The gates and grates opening and closing are made from the same bits I used in God of War III, trying to be gentler and more elegant. And a lot of the stone machinery sounds of the tower in the third level are from a trip I made to a rocky Malibu shore to record for that game’s Poseidon fight. The surf wasn’t good that day, but I got a lot of great material rolling boulders down the slope. That tower emits a sort of rhythmic non-electrical “power plant” ambience that I tried to make sound alive and breathing in a sinister, mysterious way.
The cinematic storyboard sequences went through visual revisions and kept getting moved around, and since the sound effects of each was streamed as a single file, the sound kept getting thrown out of sync.
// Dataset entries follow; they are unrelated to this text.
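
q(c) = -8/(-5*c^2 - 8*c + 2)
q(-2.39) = 1.08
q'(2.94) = -0.07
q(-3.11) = 0.37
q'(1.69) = -0.30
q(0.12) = -8.26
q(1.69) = 0.31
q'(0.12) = -78.55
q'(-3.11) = 0.40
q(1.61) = 0.34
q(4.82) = 0.05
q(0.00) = -4.00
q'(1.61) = -0.34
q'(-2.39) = 2.30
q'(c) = -8*(10*c + 8)/(-5*c^2 - 8*c + 2)^2 = 16*(-5*c - 4)/(5*c^2 + 8*c - 2)^2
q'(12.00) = 0.00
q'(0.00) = -16.00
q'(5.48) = -0.01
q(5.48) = 0.04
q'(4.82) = -0.02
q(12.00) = 0.01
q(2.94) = 0.12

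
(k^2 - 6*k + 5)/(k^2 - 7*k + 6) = (k - 5)/(k - 6)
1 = 1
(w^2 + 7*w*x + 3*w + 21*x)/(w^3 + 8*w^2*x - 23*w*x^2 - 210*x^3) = (-w - 3)/(-w^2 - w*x + 30*x^2)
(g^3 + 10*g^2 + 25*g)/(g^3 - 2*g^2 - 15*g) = (g^2 + 10*g + 25)/(g^2 - 2*g - 15)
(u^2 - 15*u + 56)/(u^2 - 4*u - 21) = (u - 8)/(u + 3)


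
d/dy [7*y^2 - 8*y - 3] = 14*y - 8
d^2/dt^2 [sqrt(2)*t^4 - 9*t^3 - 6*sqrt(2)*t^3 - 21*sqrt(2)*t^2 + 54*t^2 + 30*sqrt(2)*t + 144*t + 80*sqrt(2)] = 12*sqrt(2)*t^2 - 54*t - 36*sqrt(2)*t - 42*sqrt(2) + 108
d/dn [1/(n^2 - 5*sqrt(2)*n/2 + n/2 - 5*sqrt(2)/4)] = 8*(-4*n - 1 + 5*sqrt(2))/(4*n^2 - 10*sqrt(2)*n + 2*n - 5*sqrt(2))^2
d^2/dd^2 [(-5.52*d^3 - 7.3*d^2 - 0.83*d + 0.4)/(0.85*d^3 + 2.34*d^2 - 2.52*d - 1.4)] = (1.4210854715202e-14*d^7 + 11.41006*d^6 - 74.54109*d^5 - 179.08242*d^4 - 313.902352*d^3 - 264.18792*d^2 - 92.526*d - 15.0584)/(0.614125*d^9 + 5.07195*d^8 + 8.50068*d^7 - 20.295276*d^6 - 41.909616*d^5 + 39.575088*d^4 + 38.528112*d^3 - 12.91248*d^2 - 14.8176*d - 2.744)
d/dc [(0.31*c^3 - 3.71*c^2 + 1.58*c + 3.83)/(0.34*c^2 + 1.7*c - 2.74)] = (0.1054*c^4 + 1.054*c^3 - 9.3924*c^2 + 17.7264*c - 10.8402)/(0.1156*c^4 + 1.156*c^3 + 1.0268*c^2 - 9.316*c + 7.5076)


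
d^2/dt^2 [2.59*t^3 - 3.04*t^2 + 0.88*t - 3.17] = 15.54*t - 6.08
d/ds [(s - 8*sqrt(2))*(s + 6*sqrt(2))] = 2*s - 2*sqrt(2)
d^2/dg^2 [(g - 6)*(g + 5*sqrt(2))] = 2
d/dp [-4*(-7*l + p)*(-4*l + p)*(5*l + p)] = 108*l^2 + 48*l*p - 12*p^2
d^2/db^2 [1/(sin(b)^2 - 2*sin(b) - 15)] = 2*(-2*sin(b)^4 + 3*sin(b)^3 - 29*sin(b)^2 + 9*sin(b) + 19)/((sin(b) - 5)^3*(sin(b) + 3)^3)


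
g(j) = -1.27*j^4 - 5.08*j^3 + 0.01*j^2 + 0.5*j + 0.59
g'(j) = -5.08*j^3 - 15.24*j^2 + 0.02*j + 0.5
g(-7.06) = -1369.98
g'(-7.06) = 1028.37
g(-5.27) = -237.84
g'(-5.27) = 320.66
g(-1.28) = 7.21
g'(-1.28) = -13.84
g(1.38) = -16.66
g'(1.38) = -41.85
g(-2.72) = 32.02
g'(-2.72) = -10.08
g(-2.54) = 29.77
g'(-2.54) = -14.63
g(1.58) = -26.55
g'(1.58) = -57.55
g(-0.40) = 0.68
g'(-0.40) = -1.62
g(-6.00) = -550.69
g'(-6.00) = 549.02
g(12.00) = -35104.93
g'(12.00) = -10972.06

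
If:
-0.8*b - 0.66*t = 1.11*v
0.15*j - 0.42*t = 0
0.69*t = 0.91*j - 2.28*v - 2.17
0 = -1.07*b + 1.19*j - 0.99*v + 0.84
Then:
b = 1.48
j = -0.22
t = -0.08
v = -1.02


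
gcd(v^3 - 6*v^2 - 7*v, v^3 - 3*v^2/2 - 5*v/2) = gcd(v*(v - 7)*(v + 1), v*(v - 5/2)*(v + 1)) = v^2 + v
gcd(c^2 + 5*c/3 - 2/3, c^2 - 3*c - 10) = c + 2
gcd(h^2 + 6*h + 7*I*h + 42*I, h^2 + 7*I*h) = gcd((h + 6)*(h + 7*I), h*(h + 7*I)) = h + 7*I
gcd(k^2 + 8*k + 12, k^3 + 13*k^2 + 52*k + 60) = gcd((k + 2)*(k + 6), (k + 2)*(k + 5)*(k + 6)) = k^2 + 8*k + 12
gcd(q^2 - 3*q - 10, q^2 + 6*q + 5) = 1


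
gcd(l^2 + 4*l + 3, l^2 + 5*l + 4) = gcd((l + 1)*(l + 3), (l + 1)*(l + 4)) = l + 1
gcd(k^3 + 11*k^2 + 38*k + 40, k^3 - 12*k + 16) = k + 4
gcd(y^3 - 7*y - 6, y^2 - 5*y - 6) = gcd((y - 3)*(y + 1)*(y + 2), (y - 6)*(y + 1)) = y + 1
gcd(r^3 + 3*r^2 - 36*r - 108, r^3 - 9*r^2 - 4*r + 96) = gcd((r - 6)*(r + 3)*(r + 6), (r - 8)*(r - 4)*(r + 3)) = r + 3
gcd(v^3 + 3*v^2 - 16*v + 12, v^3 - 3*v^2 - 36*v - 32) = 1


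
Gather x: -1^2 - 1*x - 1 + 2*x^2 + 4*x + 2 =2*x^2 + 3*x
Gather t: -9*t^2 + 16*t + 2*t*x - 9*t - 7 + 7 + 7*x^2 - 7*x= -9*t^2 + t*(2*x + 7) + 7*x^2 - 7*x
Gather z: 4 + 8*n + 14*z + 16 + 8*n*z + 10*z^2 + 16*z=8*n + 10*z^2 + z*(8*n + 30) + 20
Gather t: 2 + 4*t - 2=4*t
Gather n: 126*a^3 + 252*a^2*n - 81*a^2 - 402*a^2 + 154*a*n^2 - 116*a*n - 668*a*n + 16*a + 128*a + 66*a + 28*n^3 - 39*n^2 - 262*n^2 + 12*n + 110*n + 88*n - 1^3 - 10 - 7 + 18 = 126*a^3 - 483*a^2 + 210*a + 28*n^3 + n^2*(154*a - 301) + n*(252*a^2 - 784*a + 210)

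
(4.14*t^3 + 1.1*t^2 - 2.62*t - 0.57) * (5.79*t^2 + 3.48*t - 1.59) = 23.9706*t^5 + 20.7762*t^4 - 17.9244*t^3 - 14.1669*t^2 + 2.1822*t + 0.9063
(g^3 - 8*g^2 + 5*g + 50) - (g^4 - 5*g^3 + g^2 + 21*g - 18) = -g^4 + 6*g^3 - 9*g^2 - 16*g + 68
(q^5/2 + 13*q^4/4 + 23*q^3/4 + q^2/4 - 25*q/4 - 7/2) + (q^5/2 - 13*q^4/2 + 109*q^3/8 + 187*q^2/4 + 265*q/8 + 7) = q^5 - 13*q^4/4 + 155*q^3/8 + 47*q^2 + 215*q/8 + 7/2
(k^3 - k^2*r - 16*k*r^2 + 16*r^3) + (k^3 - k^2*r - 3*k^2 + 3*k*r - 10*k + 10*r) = 2*k^3 - 2*k^2*r - 3*k^2 - 16*k*r^2 + 3*k*r - 10*k + 16*r^3 + 10*r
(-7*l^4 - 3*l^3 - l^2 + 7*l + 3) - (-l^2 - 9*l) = -7*l^4 - 3*l^3 + 16*l + 3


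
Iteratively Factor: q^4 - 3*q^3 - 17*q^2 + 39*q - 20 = (q + 4)*(q^3 - 7*q^2 + 11*q - 5) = (q - 1)*(q + 4)*(q^2 - 6*q + 5) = (q - 5)*(q - 1)*(q + 4)*(q - 1)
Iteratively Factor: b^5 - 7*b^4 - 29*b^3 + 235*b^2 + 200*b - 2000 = (b - 5)*(b^4 - 2*b^3 - 39*b^2 + 40*b + 400) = (b - 5)^2*(b^3 + 3*b^2 - 24*b - 80) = (b - 5)^2*(b + 4)*(b^2 - b - 20) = (b - 5)^2*(b + 4)^2*(b - 5)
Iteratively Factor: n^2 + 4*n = (n + 4)*(n)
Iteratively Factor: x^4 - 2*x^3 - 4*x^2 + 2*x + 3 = (x - 1)*(x^3 - x^2 - 5*x - 3) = (x - 1)*(x + 1)*(x^2 - 2*x - 3) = (x - 3)*(x - 1)*(x + 1)*(x + 1)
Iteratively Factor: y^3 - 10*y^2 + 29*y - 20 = (y - 1)*(y^2 - 9*y + 20) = (y - 5)*(y - 1)*(y - 4)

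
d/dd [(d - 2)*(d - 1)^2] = (d - 1)*(3*d - 5)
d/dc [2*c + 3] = 2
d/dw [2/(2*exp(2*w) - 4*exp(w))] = 2*(1 - exp(w))*exp(-w)/(exp(w) - 2)^2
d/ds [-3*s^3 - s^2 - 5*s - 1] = -9*s^2 - 2*s - 5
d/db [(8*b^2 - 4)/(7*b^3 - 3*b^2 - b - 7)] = 4*(-14*b^4 + 19*b^2 - 34*b - 1)/(49*b^6 - 42*b^5 - 5*b^4 - 92*b^3 + 43*b^2 + 14*b + 49)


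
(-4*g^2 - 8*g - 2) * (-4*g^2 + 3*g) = 16*g^4 + 20*g^3 - 16*g^2 - 6*g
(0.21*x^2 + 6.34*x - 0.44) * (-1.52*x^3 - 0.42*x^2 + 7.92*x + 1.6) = -0.3192*x^5 - 9.725*x^4 - 0.3308*x^3 + 50.7336*x^2 + 6.6592*x - 0.704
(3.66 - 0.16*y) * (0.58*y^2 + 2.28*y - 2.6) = -0.0928*y^3 + 1.758*y^2 + 8.7608*y - 9.516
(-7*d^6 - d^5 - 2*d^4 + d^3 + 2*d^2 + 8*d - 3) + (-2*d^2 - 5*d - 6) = -7*d^6 - d^5 - 2*d^4 + d^3 + 3*d - 9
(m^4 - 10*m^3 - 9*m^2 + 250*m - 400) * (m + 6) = m^5 - 4*m^4 - 69*m^3 + 196*m^2 + 1100*m - 2400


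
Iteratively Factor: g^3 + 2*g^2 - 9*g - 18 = (g - 3)*(g^2 + 5*g + 6) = (g - 3)*(g + 3)*(g + 2)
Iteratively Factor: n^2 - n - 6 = (n + 2)*(n - 3)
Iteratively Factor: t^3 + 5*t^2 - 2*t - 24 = (t - 2)*(t^2 + 7*t + 12) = (t - 2)*(t + 3)*(t + 4)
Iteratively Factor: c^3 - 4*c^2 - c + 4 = (c - 4)*(c^2 - 1) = (c - 4)*(c - 1)*(c + 1)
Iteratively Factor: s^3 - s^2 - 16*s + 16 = (s - 1)*(s^2 - 16) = (s - 1)*(s + 4)*(s - 4)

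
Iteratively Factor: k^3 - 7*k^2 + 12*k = (k)*(k^2 - 7*k + 12) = k*(k - 4)*(k - 3)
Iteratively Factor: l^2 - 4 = (l + 2)*(l - 2)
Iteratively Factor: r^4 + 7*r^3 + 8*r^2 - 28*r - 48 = (r + 4)*(r^3 + 3*r^2 - 4*r - 12) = (r - 2)*(r + 4)*(r^2 + 5*r + 6) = (r - 2)*(r + 3)*(r + 4)*(r + 2)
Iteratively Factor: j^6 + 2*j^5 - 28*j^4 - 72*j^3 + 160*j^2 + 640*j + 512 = (j - 4)*(j^5 + 6*j^4 - 4*j^3 - 88*j^2 - 192*j - 128) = (j - 4)*(j + 2)*(j^4 + 4*j^3 - 12*j^2 - 64*j - 64) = (j - 4)*(j + 2)^2*(j^3 + 2*j^2 - 16*j - 32) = (j - 4)^2*(j + 2)^2*(j^2 + 6*j + 8) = (j - 4)^2*(j + 2)^3*(j + 4)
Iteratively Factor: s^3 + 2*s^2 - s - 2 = (s + 2)*(s^2 - 1) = (s - 1)*(s + 2)*(s + 1)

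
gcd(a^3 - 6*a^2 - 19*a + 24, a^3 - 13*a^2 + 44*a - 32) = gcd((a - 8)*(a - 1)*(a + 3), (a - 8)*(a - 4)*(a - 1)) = a^2 - 9*a + 8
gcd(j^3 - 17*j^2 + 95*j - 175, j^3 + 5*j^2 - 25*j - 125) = j - 5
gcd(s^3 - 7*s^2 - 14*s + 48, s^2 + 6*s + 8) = 1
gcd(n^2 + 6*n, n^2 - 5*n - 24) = 1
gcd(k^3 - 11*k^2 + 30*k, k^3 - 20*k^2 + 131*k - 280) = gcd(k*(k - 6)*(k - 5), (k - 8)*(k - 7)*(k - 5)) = k - 5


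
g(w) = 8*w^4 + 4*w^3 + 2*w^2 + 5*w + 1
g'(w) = 32*w^3 + 12*w^2 + 4*w + 5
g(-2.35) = 192.37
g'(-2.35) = -353.42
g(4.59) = 4003.82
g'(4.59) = 3370.66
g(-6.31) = 11726.70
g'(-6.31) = -7582.11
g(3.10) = 893.70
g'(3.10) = 1086.03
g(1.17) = 30.99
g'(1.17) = 77.36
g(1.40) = 53.63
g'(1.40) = 121.93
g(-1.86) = 68.63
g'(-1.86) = -166.84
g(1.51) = 68.47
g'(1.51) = 148.58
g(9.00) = 55612.00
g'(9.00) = 24341.00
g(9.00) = 55612.00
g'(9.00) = 24341.00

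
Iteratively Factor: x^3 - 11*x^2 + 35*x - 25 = (x - 5)*(x^2 - 6*x + 5) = (x - 5)^2*(x - 1)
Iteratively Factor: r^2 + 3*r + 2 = (r + 2)*(r + 1)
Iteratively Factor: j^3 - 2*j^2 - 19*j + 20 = (j + 4)*(j^2 - 6*j + 5) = (j - 1)*(j + 4)*(j - 5)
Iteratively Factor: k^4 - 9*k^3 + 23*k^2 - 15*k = (k - 5)*(k^3 - 4*k^2 + 3*k) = (k - 5)*(k - 1)*(k^2 - 3*k) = k*(k - 5)*(k - 1)*(k - 3)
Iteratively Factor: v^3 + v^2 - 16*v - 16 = (v + 1)*(v^2 - 16) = (v - 4)*(v + 1)*(v + 4)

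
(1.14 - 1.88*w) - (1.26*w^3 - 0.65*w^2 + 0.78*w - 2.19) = -1.26*w^3 + 0.65*w^2 - 2.66*w + 3.33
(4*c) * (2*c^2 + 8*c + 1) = 8*c^3 + 32*c^2 + 4*c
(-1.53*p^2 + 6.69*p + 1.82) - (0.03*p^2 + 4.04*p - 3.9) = -1.56*p^2 + 2.65*p + 5.72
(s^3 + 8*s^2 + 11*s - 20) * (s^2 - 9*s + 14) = s^5 - s^4 - 47*s^3 - 7*s^2 + 334*s - 280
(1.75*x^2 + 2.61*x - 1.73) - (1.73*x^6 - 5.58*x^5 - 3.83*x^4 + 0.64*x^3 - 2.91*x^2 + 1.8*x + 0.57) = -1.73*x^6 + 5.58*x^5 + 3.83*x^4 - 0.64*x^3 + 4.66*x^2 + 0.81*x - 2.3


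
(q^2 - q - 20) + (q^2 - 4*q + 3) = 2*q^2 - 5*q - 17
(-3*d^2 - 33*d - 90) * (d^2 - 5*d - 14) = -3*d^4 - 18*d^3 + 117*d^2 + 912*d + 1260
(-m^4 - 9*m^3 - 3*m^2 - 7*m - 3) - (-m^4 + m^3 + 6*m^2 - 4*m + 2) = -10*m^3 - 9*m^2 - 3*m - 5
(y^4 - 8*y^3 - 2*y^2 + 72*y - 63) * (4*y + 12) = 4*y^5 - 20*y^4 - 104*y^3 + 264*y^2 + 612*y - 756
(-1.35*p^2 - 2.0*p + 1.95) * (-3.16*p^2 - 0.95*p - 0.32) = 4.266*p^4 + 7.6025*p^3 - 3.83*p^2 - 1.2125*p - 0.624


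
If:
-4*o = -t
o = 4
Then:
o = 4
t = 16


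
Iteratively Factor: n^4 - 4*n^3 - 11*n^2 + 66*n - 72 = (n + 4)*(n^3 - 8*n^2 + 21*n - 18) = (n - 3)*(n + 4)*(n^2 - 5*n + 6) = (n - 3)^2*(n + 4)*(n - 2)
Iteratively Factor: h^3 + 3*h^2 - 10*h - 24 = (h + 4)*(h^2 - h - 6) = (h + 2)*(h + 4)*(h - 3)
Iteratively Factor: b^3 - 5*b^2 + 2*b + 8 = (b - 2)*(b^2 - 3*b - 4) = (b - 4)*(b - 2)*(b + 1)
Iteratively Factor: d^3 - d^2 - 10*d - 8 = (d + 1)*(d^2 - 2*d - 8) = (d + 1)*(d + 2)*(d - 4)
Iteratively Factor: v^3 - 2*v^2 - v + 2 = (v - 1)*(v^2 - v - 2) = (v - 1)*(v + 1)*(v - 2)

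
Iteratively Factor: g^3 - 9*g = (g - 3)*(g^2 + 3*g) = g*(g - 3)*(g + 3)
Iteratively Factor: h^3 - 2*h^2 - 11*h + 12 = (h + 3)*(h^2 - 5*h + 4) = (h - 4)*(h + 3)*(h - 1)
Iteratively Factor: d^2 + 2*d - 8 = (d - 2)*(d + 4)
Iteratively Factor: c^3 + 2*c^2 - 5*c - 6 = (c - 2)*(c^2 + 4*c + 3) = (c - 2)*(c + 3)*(c + 1)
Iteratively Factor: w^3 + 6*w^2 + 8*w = (w + 2)*(w^2 + 4*w) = w*(w + 2)*(w + 4)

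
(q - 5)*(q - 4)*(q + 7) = q^3 - 2*q^2 - 43*q + 140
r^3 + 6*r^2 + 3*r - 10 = (r - 1)*(r + 2)*(r + 5)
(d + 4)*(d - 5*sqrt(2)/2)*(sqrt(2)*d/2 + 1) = sqrt(2)*d^3/2 - 3*d^2/2 + 2*sqrt(2)*d^2 - 6*d - 5*sqrt(2)*d/2 - 10*sqrt(2)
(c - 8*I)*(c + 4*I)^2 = c^3 + 48*c + 128*I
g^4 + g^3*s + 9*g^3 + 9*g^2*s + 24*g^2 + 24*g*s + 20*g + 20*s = (g + 2)^2*(g + 5)*(g + s)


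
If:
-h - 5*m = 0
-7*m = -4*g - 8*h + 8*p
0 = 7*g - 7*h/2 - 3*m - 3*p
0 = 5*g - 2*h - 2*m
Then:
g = 0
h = 0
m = 0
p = 0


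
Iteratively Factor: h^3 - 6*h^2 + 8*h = (h)*(h^2 - 6*h + 8) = h*(h - 2)*(h - 4)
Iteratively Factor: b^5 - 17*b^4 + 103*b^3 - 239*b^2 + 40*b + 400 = (b - 4)*(b^4 - 13*b^3 + 51*b^2 - 35*b - 100) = (b - 4)*(b + 1)*(b^3 - 14*b^2 + 65*b - 100) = (b - 4)^2*(b + 1)*(b^2 - 10*b + 25) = (b - 5)*(b - 4)^2*(b + 1)*(b - 5)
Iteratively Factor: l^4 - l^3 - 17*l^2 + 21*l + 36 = (l - 3)*(l^3 + 2*l^2 - 11*l - 12) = (l - 3)^2*(l^2 + 5*l + 4) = (l - 3)^2*(l + 4)*(l + 1)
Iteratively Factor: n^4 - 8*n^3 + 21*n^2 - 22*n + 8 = (n - 2)*(n^3 - 6*n^2 + 9*n - 4) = (n - 2)*(n - 1)*(n^2 - 5*n + 4) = (n - 2)*(n - 1)^2*(n - 4)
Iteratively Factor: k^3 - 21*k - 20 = (k + 4)*(k^2 - 4*k - 5) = (k - 5)*(k + 4)*(k + 1)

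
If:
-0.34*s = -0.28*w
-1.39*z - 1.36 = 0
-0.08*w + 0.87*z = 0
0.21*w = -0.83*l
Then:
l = 2.69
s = -8.76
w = -10.64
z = -0.98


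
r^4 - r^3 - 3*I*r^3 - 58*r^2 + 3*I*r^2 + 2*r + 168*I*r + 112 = (r - 8)*(r + 7)*(r - 2*I)*(r - I)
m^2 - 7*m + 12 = (m - 4)*(m - 3)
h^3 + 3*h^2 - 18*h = h*(h - 3)*(h + 6)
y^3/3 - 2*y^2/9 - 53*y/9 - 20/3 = (y/3 + 1)*(y - 5)*(y + 4/3)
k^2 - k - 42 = (k - 7)*(k + 6)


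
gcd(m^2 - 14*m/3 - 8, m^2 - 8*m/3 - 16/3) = m + 4/3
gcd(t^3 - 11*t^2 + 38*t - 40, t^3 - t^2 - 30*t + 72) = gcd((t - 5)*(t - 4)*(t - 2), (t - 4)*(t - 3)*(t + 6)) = t - 4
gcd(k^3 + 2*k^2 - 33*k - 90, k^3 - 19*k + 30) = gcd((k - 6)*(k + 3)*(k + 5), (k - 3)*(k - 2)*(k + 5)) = k + 5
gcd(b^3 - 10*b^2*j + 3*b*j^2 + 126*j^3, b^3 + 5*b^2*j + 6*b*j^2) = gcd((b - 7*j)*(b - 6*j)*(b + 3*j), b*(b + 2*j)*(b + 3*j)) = b + 3*j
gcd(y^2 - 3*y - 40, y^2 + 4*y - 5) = y + 5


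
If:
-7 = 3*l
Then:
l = -7/3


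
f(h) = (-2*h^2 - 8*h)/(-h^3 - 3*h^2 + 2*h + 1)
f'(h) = (-4*h - 8)/(-h^3 - 3*h^2 + 2*h + 1) + (-2*h^2 - 8*h)*(3*h^2 + 6*h - 2)/(-h^3 - 3*h^2 + 2*h + 1)^2 = 2*(-h*(h + 4)*(3*h^2 + 6*h - 2) + 2*(h + 2)*(h^3 + 3*h^2 - 2*h - 1))/(h^3 + 3*h^2 - 2*h - 1)^2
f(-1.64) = -1.30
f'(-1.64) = -0.59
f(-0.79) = -2.59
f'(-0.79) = -3.96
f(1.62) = 2.31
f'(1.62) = -2.73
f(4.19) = 0.59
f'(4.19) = -0.17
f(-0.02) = 0.17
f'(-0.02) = -8.63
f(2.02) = 1.57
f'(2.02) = -1.24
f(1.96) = 1.65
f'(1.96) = -1.37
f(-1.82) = -1.21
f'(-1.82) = -0.44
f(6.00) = 0.39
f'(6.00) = -0.07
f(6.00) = 0.39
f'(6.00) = -0.07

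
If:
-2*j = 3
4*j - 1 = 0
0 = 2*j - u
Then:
No Solution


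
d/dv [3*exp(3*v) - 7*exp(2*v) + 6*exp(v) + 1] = (9*exp(2*v) - 14*exp(v) + 6)*exp(v)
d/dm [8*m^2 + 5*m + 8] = 16*m + 5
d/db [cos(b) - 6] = -sin(b)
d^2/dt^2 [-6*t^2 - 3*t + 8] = -12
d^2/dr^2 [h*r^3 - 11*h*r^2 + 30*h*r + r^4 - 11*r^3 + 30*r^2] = 6*h*r - 22*h + 12*r^2 - 66*r + 60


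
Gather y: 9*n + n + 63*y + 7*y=10*n + 70*y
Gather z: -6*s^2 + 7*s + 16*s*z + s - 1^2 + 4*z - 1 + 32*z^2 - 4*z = -6*s^2 + 16*s*z + 8*s + 32*z^2 - 2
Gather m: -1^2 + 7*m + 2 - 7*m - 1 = 0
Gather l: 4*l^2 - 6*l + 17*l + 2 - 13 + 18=4*l^2 + 11*l + 7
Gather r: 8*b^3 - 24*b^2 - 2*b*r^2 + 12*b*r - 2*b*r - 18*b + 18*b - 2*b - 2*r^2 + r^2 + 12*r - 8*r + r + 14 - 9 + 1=8*b^3 - 24*b^2 - 2*b + r^2*(-2*b - 1) + r*(10*b + 5) + 6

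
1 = 1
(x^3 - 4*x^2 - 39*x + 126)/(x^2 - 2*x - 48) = (x^2 - 10*x + 21)/(x - 8)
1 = 1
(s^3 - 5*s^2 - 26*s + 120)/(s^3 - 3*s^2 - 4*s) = (s^2 - s - 30)/(s*(s + 1))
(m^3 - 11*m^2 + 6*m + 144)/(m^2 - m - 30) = (m^2 - 5*m - 24)/(m + 5)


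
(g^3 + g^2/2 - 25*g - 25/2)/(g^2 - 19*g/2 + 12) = (2*g^3 + g^2 - 50*g - 25)/(2*g^2 - 19*g + 24)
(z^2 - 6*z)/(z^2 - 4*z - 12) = z/(z + 2)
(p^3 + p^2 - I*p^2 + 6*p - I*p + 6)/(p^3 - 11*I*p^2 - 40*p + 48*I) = (p^2 + p*(1 + 2*I) + 2*I)/(p^2 - 8*I*p - 16)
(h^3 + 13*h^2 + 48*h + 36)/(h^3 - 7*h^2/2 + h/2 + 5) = 2*(h^2 + 12*h + 36)/(2*h^2 - 9*h + 10)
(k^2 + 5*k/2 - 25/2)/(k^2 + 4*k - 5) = (k - 5/2)/(k - 1)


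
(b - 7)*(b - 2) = b^2 - 9*b + 14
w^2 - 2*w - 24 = (w - 6)*(w + 4)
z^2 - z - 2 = (z - 2)*(z + 1)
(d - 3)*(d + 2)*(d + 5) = d^3 + 4*d^2 - 11*d - 30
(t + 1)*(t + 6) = t^2 + 7*t + 6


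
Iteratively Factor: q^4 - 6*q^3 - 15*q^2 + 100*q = (q)*(q^3 - 6*q^2 - 15*q + 100) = q*(q + 4)*(q^2 - 10*q + 25) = q*(q - 5)*(q + 4)*(q - 5)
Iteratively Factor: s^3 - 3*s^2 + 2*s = (s - 1)*(s^2 - 2*s) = s*(s - 1)*(s - 2)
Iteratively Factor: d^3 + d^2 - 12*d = (d + 4)*(d^2 - 3*d) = d*(d + 4)*(d - 3)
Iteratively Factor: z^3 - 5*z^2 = (z - 5)*(z^2) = z*(z - 5)*(z)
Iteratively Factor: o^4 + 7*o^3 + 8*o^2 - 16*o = (o - 1)*(o^3 + 8*o^2 + 16*o) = (o - 1)*(o + 4)*(o^2 + 4*o) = o*(o - 1)*(o + 4)*(o + 4)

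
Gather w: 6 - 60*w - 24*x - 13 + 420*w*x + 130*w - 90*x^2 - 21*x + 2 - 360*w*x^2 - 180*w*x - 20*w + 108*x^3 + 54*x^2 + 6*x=w*(-360*x^2 + 240*x + 50) + 108*x^3 - 36*x^2 - 39*x - 5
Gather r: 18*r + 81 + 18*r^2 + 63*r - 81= 18*r^2 + 81*r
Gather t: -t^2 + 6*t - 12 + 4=-t^2 + 6*t - 8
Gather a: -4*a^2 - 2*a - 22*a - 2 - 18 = -4*a^2 - 24*a - 20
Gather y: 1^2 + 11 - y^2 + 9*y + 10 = -y^2 + 9*y + 22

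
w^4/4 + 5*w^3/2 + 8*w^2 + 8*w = w*(w/4 + 1)*(w + 2)*(w + 4)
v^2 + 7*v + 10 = (v + 2)*(v + 5)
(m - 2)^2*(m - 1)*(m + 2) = m^4 - 3*m^3 - 2*m^2 + 12*m - 8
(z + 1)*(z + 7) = z^2 + 8*z + 7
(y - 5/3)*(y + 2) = y^2 + y/3 - 10/3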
So I saved their final pass until the end, and did them in a straight shot over the winter holiday break when I knew they were done changing.
After the final mix in Sony San Diego’s swanky mix room during the first week of January, Austin noticed a bass tone I had used in the transitions was blowing out small TV speakers. So I redid all of the transition sequences the Sunday before the final submission in one steady charge. They mostly all use the same elements but each is actually something spontaneously unique.
Most of the sounds were hooked into the game by TGC president / creative director Jenova Chen himself. To show him where the different surround ambiences and reverbs should go, I took overhead screengrabs of each level in Maya, highlighted each specific area, and labeled them with which ambience to play and which reverb to use. A picture is worth a thousand words! Sorry I don’t have any.
Jenova likes to say that the mountain peak was filled with ocean sounds early in development, but that’s not completely accurate. I processed crashing ocean waves to make the faint snow ripple sounds, and they’re still in the game!